Related
In June of last year, Argentine authorities arrested Gen. Jose Videla, the 73-year-old former Argentine dictator. He was charged with commanding the regime’s systematic practice of holding pregnant women prisoners until they gave birth, then killing them and turning over the babies to police and soldiers who concealed the children’s identities. Their reasoning emerged from statements given by commanders cited in the indictment against Videla: Children were given to military families to prevent them from growing up and becoming vengeful “subversives,” witnesses said. It was seen as an act of self-defense and of Christian compassion toward the children of the “infidels.”
Videla’s arrest plunged Argentina back into an excruciating odyssey depicted in “The Official Story,” an Oscar-winning 1995 movie about a military housewife who realizes after years that her adopted child was kidnapped from a political prisoner.
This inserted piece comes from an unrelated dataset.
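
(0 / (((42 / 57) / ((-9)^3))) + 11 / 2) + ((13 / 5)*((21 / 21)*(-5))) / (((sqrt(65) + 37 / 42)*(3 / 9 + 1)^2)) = 5075713 / 906328 - 51597*sqrt(65) / 453164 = 4.68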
So far, around 60 of about 500 children whom the dictatorship is accused of kidnapping have been tracked down, thanks to the work of a group known as the “Grandmothers of the Plaza de Mayo”–women whose pregnant daughters were snatched by the military, and who then gave birth before they were killed.
Guest:
- Estella Barnes de Carlotto, President of Grandmothers of the Plaza de Mayo. Her 22-year-old daughter Laura was disappeared by the Argentine military while pregnant, and gave birth shortly before she was killed. She has been looking for her grandson, who was born on June 26, 1978 at the Central Military Hospital in Buenos Aires and was given by the military for adoption. He would now be 21 years old.